The study results were presented here at the Interscience Conference of Antimicrobial Agents and Chemotherapy 2015.

Dr Karaiskos and his colleagues evaluated outpatients with chronic prostatitis treated at the infectious disease clinic of a tertiary hospital from November 2013 to March 2015. Mean age of the patients was 53.6 years.

Of the 20 outpatients, 65% were infected with Escherichia coli, 15% with Klebsiella oxytoca, 10% with Proteus mirabilis, and 10% with Enterococcus faecalis.

Of these, 75% were resistant to fluoroquinolones, but were all susceptible to fosfomycin, a drug approved to treat urinary tract infections in pregnant women.

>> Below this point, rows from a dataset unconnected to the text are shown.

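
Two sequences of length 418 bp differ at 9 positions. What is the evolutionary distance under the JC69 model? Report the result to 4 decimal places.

p = 9/418 ≈ 0.021531.
d = −(3/4) ln(1 − 4p/3) = −0.75 ln(1 − 0.028708) = −0.75 ln(0.971292)
  = −0.75 × (-0.029128) = 0.021846 substitutions/site.

0.0218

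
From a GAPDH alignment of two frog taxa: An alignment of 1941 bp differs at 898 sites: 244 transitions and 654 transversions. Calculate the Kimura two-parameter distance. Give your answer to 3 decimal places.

P = 244/1941 ≈ 0.125708 and Q = 654/1941 ≈ 0.33694.
Under the Kimura two-parameter model, d = −½ ln(1 − 2P − Q) − ¼ ln(1 − 2Q).
1 − 2P − Q = 0.411644, giving −½ ln(0.411644) = 0.443798.
1 − 2Q = 0.32612, giving −¼ ln(0.32612) = 0.280122.
d = 0.443798 + 0.280122 = 0.723920.

0.724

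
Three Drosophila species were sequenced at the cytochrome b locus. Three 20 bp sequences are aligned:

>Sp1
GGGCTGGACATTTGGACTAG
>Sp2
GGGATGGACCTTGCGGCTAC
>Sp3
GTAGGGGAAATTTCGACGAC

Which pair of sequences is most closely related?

Sp1–Sp2: 6/20 differ, p = 0.300, d = 0.383.
Sp1–Sp3: 8/20 differ, p = 0.400, d = 0.572.
Sp2–Sp3: 9/20 differ, p = 0.450, d = 0.687.
The smallest distance is between Sp1 and Sp2.

Sp1 and Sp2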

When Quinolones Don't Work

"We are seeing resistance to quinolones." Dr Karaiskos explained. In fact, "rates are increasing around the world. We don't have many drugs that penetrate the prostate tissue, so we were looking for an alternative regimen that was cheap and easy to give without many side effects."

"Because we haven't used fosfomycin a lot, most pathogens are sensitive to it," he reported.

All patients received oral fosfomycin 3 g once daily during the first week of treatment and then every 48 hours for the subsequent 5 weeks.

"Our cure rate was 85%, based on resolution of clinical symptoms and the resolution of imaging abnormalities," Dr Karaiskos said. And cure was verified at 3 months with cultures and symptoms.

"To our knowledge," he said, this is "the largest series of patients treated successfully with oral fosfomycin once daily for a period of 6 weeks with a cure rate of 85%. The most common side effect was diarrhea, which usually subsided with prolongation of the dosage intervals."

"Chronic prostatitis is notorious for relapsing, so usually cure is defined after a long period of nonrelapse, for example, 6 months," said Lindsay Grayson, MD, from the University of Melbourne in Australia, who has been involved in a study of fosfomycin concentrations in the prostate of men with chronic prostatitis (Clin Infect Dis. 2014;58:e101-e105) and a report of two cases of cure with this drug (Clin Infect Dis. 2015;61:1141-1143).

The 48-hour dosing in this study "was lower than we use. We know from our patients that adequate trough levels — in serum at least — seem to require daily fosfomycin," said Dr Grayson.

"Of course, if 48-hourly works, that's great, since intraprostatic levels may be more sustained than the levels in serum. However, trough serum levels with daily dosing only just attained concentrations greater than the minimum inhibitory concentration of most E coli strains," he explained.

The study authors and Dr Grayson have disclosed no relevant financial relationships.

Interscience Conference of Antimicrobial Agents and Chemotherapy (ICAAC) 2015: Abstract L1253. Presented September 20, 2015.